UTSA’s Jeff Traylor and donor Bob Mills talk program support in evolving college football landscape.
SAN ANTONIO — UTSA football coach Jeff Traylor spends most of his time coaching, but a close second, he says, is stressing the need for increased financial support to keep his program competitive. He voiced that concern again after UTSA’s win over Tulane at the Alamodome several weeks ago.
“If we don’t invest in this sport, like big time, now,” Traylor said, “I hate to think what is gonna happen to this place.”
Traylor’s comments echo the concerns of 210 City Fans founder and PM Group CEO Bob Wills, whose NIL collective supports UTSA football. Wills said the financial reality of competing at a high level is difficult — and requires broad participation.
“I have 46 kids at that school on my payroll,” Wills said. “Some of them I pay five hundred dollars a month and others I pay three thousand dollars a month. I’m doing my part. I know there are thousands of companies that can do that. If we got fifty of them to give five thousand per month, we’d have a damn good football team.”
Wills also pointed to the university’s commitment, including Traylor’s 10-year, $28 million contract extension, as evidence UTSA is serious about building a Group of Five championship program.
“Every time there is a firing around the country his name is on the list,” Wills said. “They wanna have Jeff Traylor. We’ve got to give him the tools to succeed, and that is money.”

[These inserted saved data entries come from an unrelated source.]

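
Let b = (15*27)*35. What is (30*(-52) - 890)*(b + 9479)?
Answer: -57952300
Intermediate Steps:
b = 14175 (b = 405*35 = 14175)
(30*(-52) - 890)*(b + 9479) = (30*(-52) - 890)*(14175 + 9479) = (-1560 - 890)*23654 = -2450*23654 = -57952300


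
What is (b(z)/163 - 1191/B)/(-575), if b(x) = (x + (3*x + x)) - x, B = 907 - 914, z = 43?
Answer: -195337/656075 ≈ -0.29774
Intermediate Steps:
B = -7
b(x) = 4*x (b(x) = (x + 4*x) - x = 5*x - x = 4*x)
(b(z)/163 - 1191/B)/(-575) = ((4*43)/163 - 1191/(-7))/(-575) = (172*(1/163) - 1191*(-1/7))*(-1/575) = (172/163 + 1191/7)*(-1/575) = (195337/1141)*(-1/575) = -195337/656075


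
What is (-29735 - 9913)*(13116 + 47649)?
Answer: -2409210720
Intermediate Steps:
(-29735 - 9913)*(13116 + 47649) = -39648*60765 = -2409210720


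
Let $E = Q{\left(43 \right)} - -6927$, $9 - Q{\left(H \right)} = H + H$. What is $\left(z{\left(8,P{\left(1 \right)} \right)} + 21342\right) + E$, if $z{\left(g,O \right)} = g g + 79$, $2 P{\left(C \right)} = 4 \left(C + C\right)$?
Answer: $28335$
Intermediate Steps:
$Q{\left(H \right)} = 9 - 2 H$ ($Q{\left(H \right)} = 9 - \left(H + H\right) = 9 - 2 H$)
$P{\left(C \right)} = 4 C$ ($P{\left(C \right)} = \frac{4 \left(C + C\right)}{2} = \frac{4 \cdot 2 C}{2} = \frac{8 C}{2} = 4 C$)
$E = 6850$ ($E = \left(9 - 86\right) - -6927 = \left(9 - 86\right) + 6927 = -77 + 6927 = 6850$)
$z{\left(g,O \right)} = 79 + g^{2}$ ($z{\left(g,O \right)} = g^{2} + 79 = 79 + g^{2}$)
$\left(z{\left(8,P{\left(1 \right)} \right)} + 21342\right) + E = \left(\left(79 + 8^{2}\right) + 21342\right) + 6850 = \left(\left(79 + 64\right) + 21342\right) + 6850 = \left(143 + 21342\right) + 6850 = 21485 + 6850 = 28335$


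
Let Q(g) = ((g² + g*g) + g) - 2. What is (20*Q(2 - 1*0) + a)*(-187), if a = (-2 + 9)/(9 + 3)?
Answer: -360349/12 ≈ -30029.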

Still, he said UTSA faces a unique challenge. The program is only 15 years old, and San Antonio’s college football loyalties are spread across longstanding programs such as Texas, Texas A&M, Baylor, Texas Tech, TCU and SMU. Those schools benefit from generations of fans and donors who send their money out of the city.

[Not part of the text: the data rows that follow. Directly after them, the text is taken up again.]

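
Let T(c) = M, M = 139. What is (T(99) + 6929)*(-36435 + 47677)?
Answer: 79458456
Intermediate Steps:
T(c) = 139
(T(99) + 6929)*(-36435 + 47677) = (139 + 6929)*(-36435 + 47677) = 7068*11242 = 79458456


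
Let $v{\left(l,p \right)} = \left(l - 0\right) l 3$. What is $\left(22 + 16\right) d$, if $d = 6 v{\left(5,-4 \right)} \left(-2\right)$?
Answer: $-34200$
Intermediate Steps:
$v{\left(l,p \right)} = 3 l^{2}$ ($v{\left(l,p \right)} = \left(l + 0\right) l 3 = l l 3 = l^{2} \cdot 3 = 3 l^{2}$)
$d = -900$ ($d = 6 \cdot 3 \cdot 5^{2} \left(-2\right) = 6 \cdot 3 \cdot 25 \left(-2\right) = 6 \cdot 75 \left(-2\right) = 450 \left(-2\right) = -900$)
$\left(22 + 16\right) d = \left(22 + 16\right) \left(-900\right) = 38 \left(-900\right) = -34200$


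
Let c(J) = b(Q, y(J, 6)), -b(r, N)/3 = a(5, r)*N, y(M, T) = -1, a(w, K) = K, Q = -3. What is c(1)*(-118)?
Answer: 1062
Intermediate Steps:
b(r, N) = -3*N*r (b(r, N) = -3*r*N = -3*N*r)
c(J) = -9 (c(J) = -3*(-1)*(-3) = -9)
c(1)*(-118) = -9*(-118) = 1062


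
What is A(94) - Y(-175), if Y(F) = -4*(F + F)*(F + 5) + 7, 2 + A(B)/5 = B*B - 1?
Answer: 282158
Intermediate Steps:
A(B) = -15 + 5*B**2 (A(B) = -10 + 5*(B*B - 1) = -10 + 5*(B**2 - 1) = -10 + 5*(-1 + B**2) = -10 + (-5 + 5*B**2) = -15 + 5*B**2)
Y(F) = 7 - 8*F*(5 + F) (Y(F) = -4*2*F*(5 + F) + 7 = -8*F*(5 + F) + 7 = 7 - 8*F*(5 + F))
A(94) - Y(-175) = (-15 + 5*94**2) - (7 - 40*(-175) - 8*(-175)**2) = (-15 + 5*8836) - (7 + 7000 - 8*30625) = (-15 + 44180) - (7 + 7000 - 245000) = 44165 - 1*(-237993) = 44165 + 237993 = 282158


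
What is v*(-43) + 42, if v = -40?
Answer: 1762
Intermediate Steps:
v*(-43) + 42 = -40*(-43) + 42 = 1720 + 42 = 1762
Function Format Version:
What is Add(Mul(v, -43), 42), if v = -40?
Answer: 1762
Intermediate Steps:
Add(Mul(v, -43), 42) = Add(Mul(-40, -43), 42) = Add(1720, 42) = 1762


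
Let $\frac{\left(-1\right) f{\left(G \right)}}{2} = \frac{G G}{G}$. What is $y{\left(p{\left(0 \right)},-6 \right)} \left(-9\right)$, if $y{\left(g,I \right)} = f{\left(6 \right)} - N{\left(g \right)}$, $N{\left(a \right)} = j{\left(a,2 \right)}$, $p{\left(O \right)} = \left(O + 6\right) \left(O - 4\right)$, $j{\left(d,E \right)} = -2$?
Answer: $90$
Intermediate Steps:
$f{\left(G \right)} = - 2 G$ ($f{\left(G \right)} = - 2 \frac{G G}{G} = - 2 \frac{G^{2}}{G} = - 2 G$)
$p{\left(O \right)} = \left(-4 + O\right) \left(6 + O\right)$ ($p{\left(O \right)} = \left(6 + O\right) \left(-4 + O\right) = \left(-4 + O\right) \left(6 + O\right)$)
$N{\left(a \right)} = -2$
$y{\left(g,I \right)} = -10$ ($y{\left(g,I \right)} = \left(-2\right) 6 - -2 = -12 + 2 = -10$)
$y{\left(p{\left(0 \right)},-6 \right)} \left(-9\right) = \left(-10\right) \left(-9\right) = 90$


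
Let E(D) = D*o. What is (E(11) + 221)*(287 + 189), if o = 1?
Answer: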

Wills said that makes local investment critical. “Those are universities that have been around for over one hundred years and they’ve got history on their side,” he said.
Asked how UTSA can compete, Wills said the Roadrunners have to be creative and rely on community support.

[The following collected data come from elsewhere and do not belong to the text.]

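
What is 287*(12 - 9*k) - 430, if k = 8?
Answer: -17650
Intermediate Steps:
287*(12 - 9*k) - 430 = 287*(12 - 9*8) - 430 = 287*(12 - 72) - 430 = 287*(-60) - 430 = -17220 - 430 = -17650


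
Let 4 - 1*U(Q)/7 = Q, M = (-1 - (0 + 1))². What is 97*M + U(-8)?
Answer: 472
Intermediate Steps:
M = 4 (M = (-1 - 1*1)² = (-1 - 1)² = (-2)² = 4)
U(Q) = 28 - 7*Q
97*M + U(-8) = 97*4 + (28 - 7*(-8)) = 388 + (28 + 56) = 388 + 84 = 472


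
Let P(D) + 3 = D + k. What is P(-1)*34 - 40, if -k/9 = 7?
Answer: -2318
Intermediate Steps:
k = -63 (k = -9*7 = -63)
P(D) = -66 + D (P(D) = -3 + (D - 63) = -3 + (-63 + D) = -66 + D)
P(-1)*34 - 40 = (-66 - 1)*34 - 40 = -67*34 - 40 = -2278 - 40 = -2318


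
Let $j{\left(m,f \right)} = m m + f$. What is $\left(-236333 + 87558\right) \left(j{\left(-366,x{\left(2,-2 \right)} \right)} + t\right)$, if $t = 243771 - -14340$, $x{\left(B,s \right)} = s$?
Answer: $-58329470375$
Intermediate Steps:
$j{\left(m,f \right)} = f + m^{2}$ ($j{\left(m,f \right)} = m^{2} + f = f + m^{2}$)
$t = 258111$ ($t = 243771 + 14340 = 258111$)
$\left(-236333 + 87558\right) \left(j{\left(-366,x{\left(2,-2 \right)} \right)} + t\right) = \left(-236333 + 87558\right) \left(\left(-2 + \left(-366\right)^{2}\right) + 258111\right) = - 148775 \left(\left(-2 + 133956\right) + 258111\right) = - 148775 \left(133954 + 258111\right) = \left(-148775\right) 392065 = -58329470375$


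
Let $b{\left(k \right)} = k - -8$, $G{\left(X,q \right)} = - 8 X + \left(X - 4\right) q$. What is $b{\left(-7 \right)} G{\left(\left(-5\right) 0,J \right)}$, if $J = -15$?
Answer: $60$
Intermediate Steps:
$G{\left(X,q \right)} = - 8 X + q \left(-4 + X\right)$ ($G{\left(X,q \right)} = - 8 X + \left(X - 4\right) q = - 8 X + \left(-4 + X\right) q = - 8 X + q \left(-4 + X\right)$)
$b{\left(k \right)} = 8 + k$ ($b{\left(k \right)} = k + 8 = 8 + k$)
$b{\left(-7 \right)} G{\left(\left(-5\right) 0,J \right)} = \left(8 - 7\right) \left(- 8 \left(\left(-5\right) 0\right) - -60 + \left(-5\right) 0 \left(-15\right)\right) = 1 \left(\left(-8\right) 0 + 60 + 0 \left(-15\right)\right) = 1 \left(0 + 60 + 0\right) = 1 \cdot 60 = 60$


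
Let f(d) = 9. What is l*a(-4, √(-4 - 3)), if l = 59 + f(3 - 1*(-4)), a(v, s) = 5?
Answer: 340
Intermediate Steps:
l = 68 (l = 59 + 9 = 68)
l*a(-4, √(-4 - 3)) = 68*5 = 340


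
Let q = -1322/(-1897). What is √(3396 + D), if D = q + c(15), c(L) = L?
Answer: √12277363133/1897 ≈ 58.410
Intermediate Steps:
q = 1322/1897 (q = -1322*(-1/1897) = 1322/1897 ≈ 0.69689)
D = 29777/1897 (D = 1322/1897 + 15 = 29777/1897 ≈ 15.697)
√(3396 + D) = √(3396 + 29777/1897) = √(6471989/1897) = √12277363133/1897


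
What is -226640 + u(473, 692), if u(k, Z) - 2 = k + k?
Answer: -225692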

“We’ve got to scrap,” he said. “We have to be inventive, and we have to have everybody helping out. I don’t care if you’re helping out with one hundred dollars or one thousand dollars or you are a big corporation and you can put up fifty thousand dollars or one hundred thousand dollars — it takes all of us.”
Wills said San Antonio needs more people to step up financially.
“It takes a village,” he said. “There are lots of kids that play for UTSA that would love to continue to play for UTSA. A lot of them are local. If we can take care of the great talent we have playing in San Antonio high school ball and the surrounding areas, we don’t have to see our people go flying away to other cities.”